In breaking down the track, Stogie T reveals how the first verse draws a haunting connection between modern warfare and colonial rule. “The first verse draws a line between a drone pilot pushing a button and a king holding a scepter with same distance in detachment,” he explains.

The second verse, he continues, “widens the lens.” He asks what happens after the king dies? “The second verse widens the lens. What happens after the king dies but the contracts, banks, language, and borders stay? You get Mobutu. You get pipelines and offshore accounts. You get mercenaries in one century, data miners in the next. And the myth of civilizing missions becomes the PR of development loans.”
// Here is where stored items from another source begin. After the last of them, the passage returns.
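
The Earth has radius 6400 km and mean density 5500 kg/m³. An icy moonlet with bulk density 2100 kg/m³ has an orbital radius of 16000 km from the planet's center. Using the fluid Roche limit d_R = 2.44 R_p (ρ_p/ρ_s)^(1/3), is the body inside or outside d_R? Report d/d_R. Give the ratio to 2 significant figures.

inside; d/d_R ≈ 0.74

d_R = 2.44 × (6400 km) × (5500/2100)^(1/3) = 21530 km
d/d_R = (16000) / (21530) = 0.74
Since d/d_R < 1, the body is inside the Roche limit.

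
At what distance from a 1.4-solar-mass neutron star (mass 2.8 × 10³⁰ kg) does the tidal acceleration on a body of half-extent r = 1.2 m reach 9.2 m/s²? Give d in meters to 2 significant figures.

3.7 × 10⁶ m

2GMr/d³ = a_tidal  ⇒  d = (2GMr / a_tidal)^(1/3)
d = (2 × 6.674×10⁻¹¹ × (2.8 × 10³⁰) × (1.2) / (9.2))^(1/3)
  = 3.7 × 10⁶ m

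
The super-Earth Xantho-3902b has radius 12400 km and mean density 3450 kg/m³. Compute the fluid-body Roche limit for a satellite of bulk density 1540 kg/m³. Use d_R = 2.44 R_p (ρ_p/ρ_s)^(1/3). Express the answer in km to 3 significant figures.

39600 km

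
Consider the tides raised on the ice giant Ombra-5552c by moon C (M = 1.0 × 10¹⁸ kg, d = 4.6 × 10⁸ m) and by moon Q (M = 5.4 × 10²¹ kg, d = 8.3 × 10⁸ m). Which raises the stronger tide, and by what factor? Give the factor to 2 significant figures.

Moon Q, by a factor of ≈ 920

Compare M/d³ for the two perturbers:
Moon C: (1.0 × 10¹⁸) / (4.6 × 10⁸)³ = 1.027 × 10⁻⁸
Moon Q: (5.4 × 10²¹) / (8.3 × 10⁸)³ = 9.444 × 10⁻⁶
Ratio (larger/smaller) = 920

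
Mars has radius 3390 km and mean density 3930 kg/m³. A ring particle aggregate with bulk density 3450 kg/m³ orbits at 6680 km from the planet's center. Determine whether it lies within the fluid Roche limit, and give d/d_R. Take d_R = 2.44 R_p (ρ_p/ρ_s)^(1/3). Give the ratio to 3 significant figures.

inside; d/d_R ≈ 0.773

d_R = 2.44 × (3390 km) × (3930/3450)^(1/3) = 8639 km
d/d_R = (6680) / (8639) = 0.773
Since d/d_R < 1, the body is inside the Roche limit.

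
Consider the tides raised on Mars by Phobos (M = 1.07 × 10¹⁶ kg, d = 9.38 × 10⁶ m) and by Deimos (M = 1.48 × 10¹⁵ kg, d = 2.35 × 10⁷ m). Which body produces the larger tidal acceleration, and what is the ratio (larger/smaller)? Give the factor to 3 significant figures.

Compare M/d³ for the two perturbers:
Phobos: (1.07 × 10¹⁶) / (9.38 × 10⁶)³ = 1.297 × 10⁻⁵
Deimos: (1.48 × 10¹⁵) / (2.35 × 10⁷)³ = 1.140 × 10⁻⁷
Ratio (larger/smaller) = 114

Phobos, by a factor of ≈ 114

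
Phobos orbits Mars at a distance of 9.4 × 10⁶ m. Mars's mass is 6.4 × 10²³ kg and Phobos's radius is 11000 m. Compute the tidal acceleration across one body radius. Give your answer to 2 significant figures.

1.1 × 10⁻³ m/s²

The tidal stretch is the gradient of GM/d² times the body's extent r, hence the 1/d³ dependence.
Δa = 2GMr/d³
   = 2 × (6.674 × 10⁻¹¹) × (6.4 × 10²³) × (11000) / (9.4 × 10⁶)³
   = 1.1 × 10⁻³ m/s²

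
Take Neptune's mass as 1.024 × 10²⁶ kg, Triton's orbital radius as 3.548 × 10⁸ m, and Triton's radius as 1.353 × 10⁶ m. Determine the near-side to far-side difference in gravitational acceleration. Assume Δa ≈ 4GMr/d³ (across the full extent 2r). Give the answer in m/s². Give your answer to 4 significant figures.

8.281 × 10⁻⁴ m/s²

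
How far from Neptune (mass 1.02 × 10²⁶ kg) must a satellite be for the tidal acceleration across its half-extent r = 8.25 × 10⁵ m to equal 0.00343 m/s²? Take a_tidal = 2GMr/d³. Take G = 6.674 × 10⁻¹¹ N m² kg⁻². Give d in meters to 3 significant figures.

1.48 × 10⁸ m

2GMr/d³ = a_tidal  ⇒  d = (2GMr / a_tidal)^(1/3)
d = (2 × 6.674×10⁻¹¹ × (1.02 × 10²⁶) × (8.25 × 10⁵) / (0.00343))^(1/3)
  = 1.48 × 10⁸ m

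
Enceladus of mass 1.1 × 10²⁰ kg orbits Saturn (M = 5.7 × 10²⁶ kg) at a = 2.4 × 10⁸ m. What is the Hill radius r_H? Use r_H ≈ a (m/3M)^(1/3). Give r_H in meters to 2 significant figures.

r_H ≈ a (m/3M)^(1/3)
    = (2.4 × 10⁸) × (1.1 × 10²⁰ / (3 × 5.7 × 10²⁶))^(1/3)
    = 9.6 × 10⁵ m

9.6 × 10⁵ m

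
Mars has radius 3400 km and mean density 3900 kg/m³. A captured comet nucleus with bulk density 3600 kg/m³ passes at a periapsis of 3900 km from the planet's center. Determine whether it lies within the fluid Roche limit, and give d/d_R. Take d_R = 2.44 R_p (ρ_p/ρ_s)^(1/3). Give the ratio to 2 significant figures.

d_R = 2.44 × (3400 km) × (3900/3600)^(1/3) = 8520 km
d/d_R = (3900) / (8520) = 0.46
Since d/d_R < 1, the body is inside the Roche limit.

inside; d/d_R ≈ 0.46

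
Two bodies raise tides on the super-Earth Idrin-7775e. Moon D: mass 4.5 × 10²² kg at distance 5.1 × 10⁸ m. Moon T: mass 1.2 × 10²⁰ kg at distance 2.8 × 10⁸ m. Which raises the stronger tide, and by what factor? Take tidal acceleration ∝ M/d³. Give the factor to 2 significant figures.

Moon D, by a factor of ≈ 62

Tidal acceleration ∝ M/d³, so compare M/d³ for each.
Moon D: (4.5 × 10²²) / (5.1 × 10⁸)³ = 3.392 × 10⁻⁴
Moon T: (1.2 × 10²⁰) / (2.8 × 10⁸)³ = 5.466 × 10⁻⁶
Ratio (larger/smaller) = 62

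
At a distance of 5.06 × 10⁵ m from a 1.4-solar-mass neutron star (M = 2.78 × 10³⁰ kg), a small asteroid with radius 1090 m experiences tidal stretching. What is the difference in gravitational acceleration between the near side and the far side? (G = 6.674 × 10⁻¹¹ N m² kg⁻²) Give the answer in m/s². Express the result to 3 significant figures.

The field gradient is 2GM/d³; across the full diameter 2r the difference is 4GMr/d³.
Δa = 4GMr/d³
   = 4 × (6.674 × 10⁻¹¹) × (2.78 × 10³⁰) × (1090) / (5.06 × 10⁵)³
   = 6.24 × 10⁶ m/s²

6.24 × 10⁶ m/s²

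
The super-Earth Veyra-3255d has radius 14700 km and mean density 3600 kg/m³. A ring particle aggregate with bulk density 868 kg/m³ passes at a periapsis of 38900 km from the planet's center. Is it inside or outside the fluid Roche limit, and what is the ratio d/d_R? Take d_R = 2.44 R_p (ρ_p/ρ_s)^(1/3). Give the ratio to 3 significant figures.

inside; d/d_R ≈ 0.675

d_R = 2.44 × (14700 km) × (3600/868)^(1/3) = 57630 km
d/d_R = (38900) / (57630) = 0.675
Since d/d_R < 1, the body is inside the Roche limit.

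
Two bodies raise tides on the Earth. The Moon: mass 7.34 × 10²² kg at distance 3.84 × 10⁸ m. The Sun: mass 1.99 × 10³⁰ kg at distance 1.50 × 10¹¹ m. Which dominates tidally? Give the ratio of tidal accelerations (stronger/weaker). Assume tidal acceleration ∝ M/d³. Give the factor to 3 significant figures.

The Moon, by a factor of ≈ 2.20

Tidal stretch scales as M/d³; compute that for each body.
The Moon: (7.34 × 10²²) / (3.84 × 10⁸)³ = 1.296 × 10⁻³
The Sun: (1.99 × 10³⁰) / (1.50 × 10¹¹)³ = 5.896 × 10⁻⁴
Ratio (larger/smaller) = 2.20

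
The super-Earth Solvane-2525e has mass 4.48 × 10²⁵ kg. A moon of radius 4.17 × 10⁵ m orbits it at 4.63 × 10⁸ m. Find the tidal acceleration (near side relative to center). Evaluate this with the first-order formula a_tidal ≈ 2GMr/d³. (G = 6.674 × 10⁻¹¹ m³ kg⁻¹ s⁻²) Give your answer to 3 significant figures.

Differencing GM/(d−r)² and GM/d² to first order in r/d gives 2GMr/d³.
a_tidal = 2GMr/d³
        = 2 × (6.674 × 10⁻¹¹) × (4.48 × 10²⁵) × (4.17 × 10⁵) / (4.63 × 10⁸)³
        = 2.51 × 10⁻⁵ m/s²

2.51 × 10⁻⁵ m/s²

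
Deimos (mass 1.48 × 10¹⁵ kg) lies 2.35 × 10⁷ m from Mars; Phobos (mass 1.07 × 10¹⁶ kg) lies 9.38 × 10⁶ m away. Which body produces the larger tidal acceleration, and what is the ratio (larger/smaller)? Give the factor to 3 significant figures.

Phobos, by a factor of ≈ 114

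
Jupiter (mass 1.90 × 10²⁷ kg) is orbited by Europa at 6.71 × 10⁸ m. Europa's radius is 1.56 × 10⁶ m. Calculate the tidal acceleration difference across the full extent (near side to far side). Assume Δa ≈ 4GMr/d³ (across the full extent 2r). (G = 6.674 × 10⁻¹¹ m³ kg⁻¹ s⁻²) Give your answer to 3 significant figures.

The field gradient is 2GM/d³; across the full diameter 2r the difference is 4GMr/d³.
Δa = 4GMr/d³
   = 4 × (6.674 × 10⁻¹¹) × (1.90 × 10²⁷) × (1.56 × 10⁶) / (6.71 × 10⁸)³
   = 2.62 × 10⁻³ m/s²

2.62 × 10⁻³ m/s²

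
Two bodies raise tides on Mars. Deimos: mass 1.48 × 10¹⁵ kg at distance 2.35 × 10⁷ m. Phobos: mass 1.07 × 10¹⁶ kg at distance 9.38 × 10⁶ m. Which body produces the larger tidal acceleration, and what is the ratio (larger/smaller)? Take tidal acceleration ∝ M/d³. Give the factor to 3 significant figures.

Phobos, by a factor of ≈ 114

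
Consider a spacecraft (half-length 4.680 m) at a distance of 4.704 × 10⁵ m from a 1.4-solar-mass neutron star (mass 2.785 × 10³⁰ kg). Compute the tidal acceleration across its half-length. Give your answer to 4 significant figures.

1.671 × 10⁴ m/s²

Since r ≪ d, expand the inverse-square field across one radius to get the leading 2GMr/d³ term.
Δg = 2GMr/d³
   = 2 × (6.674 × 10⁻¹¹) × (2.785 × 10³⁰) × (4.680) / (4.704 × 10⁵)³
   = 1.671 × 10⁴ m/s²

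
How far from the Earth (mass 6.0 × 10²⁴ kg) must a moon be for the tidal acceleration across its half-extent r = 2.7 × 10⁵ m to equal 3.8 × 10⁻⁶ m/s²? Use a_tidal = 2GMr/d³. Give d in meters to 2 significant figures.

2GMr/d³ = a_tidal  ⇒  d = (2GMr / a_tidal)^(1/3)
d = (2 × 6.674×10⁻¹¹ × (6.0 × 10²⁴) × (2.7 × 10⁵) / (3.8 × 10⁻⁶))^(1/3)
  = 3.8 × 10⁸ m

3.8 × 10⁸ m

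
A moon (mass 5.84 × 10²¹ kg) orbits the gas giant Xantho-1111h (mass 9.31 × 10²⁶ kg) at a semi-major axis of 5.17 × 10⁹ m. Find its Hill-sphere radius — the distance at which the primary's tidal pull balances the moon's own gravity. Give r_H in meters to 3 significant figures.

6.61 × 10⁷ m

r_H ≈ a (m/3M)^(1/3)
    = (5.17 × 10⁹) × (5.84 × 10²¹ / (3 × 9.31 × 10²⁶))^(1/3)
    = 6.61 × 10⁷ m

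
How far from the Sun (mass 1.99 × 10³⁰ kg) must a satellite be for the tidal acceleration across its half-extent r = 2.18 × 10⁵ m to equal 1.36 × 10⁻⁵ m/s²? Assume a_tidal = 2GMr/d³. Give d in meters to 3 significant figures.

2GMr/d³ = a_tidal  ⇒  d = (2GMr / a_tidal)^(1/3)
d = (2 × 6.674×10⁻¹¹ × (1.99 × 10³⁰) × (2.18 × 10⁵) / (1.36 × 10⁻⁵))^(1/3)
  = 1.62 × 10¹⁰ m

1.62 × 10¹⁰ m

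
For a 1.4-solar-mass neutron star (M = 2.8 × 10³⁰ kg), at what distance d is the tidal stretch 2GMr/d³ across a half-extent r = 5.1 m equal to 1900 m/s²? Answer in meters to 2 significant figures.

2GMr/d³ = a_tidal  ⇒  d = (2GMr / a_tidal)^(1/3)
d = (2 × 6.674×10⁻¹¹ × (2.8 × 10³⁰) × (5.1) / (1900))^(1/3)
  = 1.0 × 10⁶ m

1.0 × 10⁶ m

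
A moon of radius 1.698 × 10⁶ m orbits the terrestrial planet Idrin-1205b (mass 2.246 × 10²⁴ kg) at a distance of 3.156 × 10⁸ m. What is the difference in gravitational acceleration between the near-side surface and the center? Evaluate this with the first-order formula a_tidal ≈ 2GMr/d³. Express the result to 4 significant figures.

The tidal stretch is the gradient of GM/d² times the body's extent r, hence the 1/d³ dependence.
a_tidal = 2GMr/d³
        = 2 × (6.674 × 10⁻¹¹) × (2.246 × 10²⁴) × (1.698 × 10⁶) / (3.156 × 10⁸)³
        = 1.619 × 10⁻⁵ m/s²

1.619 × 10⁻⁵ m/s²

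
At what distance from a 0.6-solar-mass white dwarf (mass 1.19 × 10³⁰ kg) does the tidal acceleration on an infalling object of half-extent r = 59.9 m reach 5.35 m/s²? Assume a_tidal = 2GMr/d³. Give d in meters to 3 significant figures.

2GMr/d³ = a_tidal  ⇒  d = (2GMr / a_tidal)^(1/3)
d = (2 × 6.674×10⁻¹¹ × (1.19 × 10³⁰) × (59.9) / (5.35))^(1/3)
  = 1.21 × 10⁷ m

1.21 × 10⁷ m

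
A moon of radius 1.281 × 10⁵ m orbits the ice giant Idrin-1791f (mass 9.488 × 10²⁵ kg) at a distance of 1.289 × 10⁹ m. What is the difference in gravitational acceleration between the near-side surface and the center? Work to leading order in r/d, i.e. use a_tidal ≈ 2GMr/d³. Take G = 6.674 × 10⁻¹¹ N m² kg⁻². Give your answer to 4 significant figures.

Δa = 2GMr/d³
   = 2 × (6.674 × 10⁻¹¹) × (9.488 × 10²⁵) × (1.281 × 10⁵) / (1.289 × 10⁹)³
   = 7.575 × 10⁻⁷ m/s²

7.575 × 10⁻⁷ m/s²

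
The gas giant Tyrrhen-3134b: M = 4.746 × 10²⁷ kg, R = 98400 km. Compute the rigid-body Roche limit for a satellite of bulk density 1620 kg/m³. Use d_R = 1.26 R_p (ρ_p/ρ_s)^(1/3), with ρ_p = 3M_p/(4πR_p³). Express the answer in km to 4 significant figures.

ρ_p = 3M_p/(4πR_p³) = 3 × (4.746 × 10²⁷) / (4π × (9.840 × 10⁷ m)³) = 1189 kg/m³
d_R = 1.26 × 98400 km × (1189/1620)^(1/3)
    = 1.118 × 10⁵ km

1.118 × 10⁵ km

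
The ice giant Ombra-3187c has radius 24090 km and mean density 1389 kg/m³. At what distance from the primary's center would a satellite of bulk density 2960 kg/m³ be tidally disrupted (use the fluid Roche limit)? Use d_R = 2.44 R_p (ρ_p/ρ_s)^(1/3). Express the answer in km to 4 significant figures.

45680 km

d_R = 2.44 × 24090 km × (1389/2960)^(1/3)
    = 45680 km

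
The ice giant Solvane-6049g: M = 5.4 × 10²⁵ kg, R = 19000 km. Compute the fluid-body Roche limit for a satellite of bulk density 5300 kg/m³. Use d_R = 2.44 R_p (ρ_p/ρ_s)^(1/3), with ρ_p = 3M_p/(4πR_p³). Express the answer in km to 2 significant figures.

33000 km

ρ_p = 3M_p/(4πR_p³) = 3 × (5.4 × 10²⁵) / (4π × (1.9 × 10⁷ m)³) = 1900 kg/m³
d_R = 2.44 × 19000 km × (1900/5300)^(1/3)
    = 33000 km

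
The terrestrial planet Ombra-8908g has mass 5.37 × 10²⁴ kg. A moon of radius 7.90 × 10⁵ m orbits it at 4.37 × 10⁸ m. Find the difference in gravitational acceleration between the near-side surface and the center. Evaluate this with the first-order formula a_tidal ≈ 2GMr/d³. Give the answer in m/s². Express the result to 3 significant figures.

6.79 × 10⁻⁶ m/s²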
Stogie T doesn’t ignore the complexity of history but refuses to let it be romanticised. “Even if you think some parts of colonialism are beneficial, you still have to answer, “at whose cost?” he notes, grounding his reflection in accountability rather than nostalgia. For him, Leopold II isn’t just a historical retelling it’s a reckoning. “Leopold’s case files are still open,” he says. “It’s a reminder that the past is neither dead nor settled… you can’t treat a wound with a knife still lodged.”

Through the weight of his words, Stogie T transforms history into witness. Without preaching or embellishment, he delivers a song and a statement, that insists remembrance is not just an act of looking back, but a demand to see the present more clearly.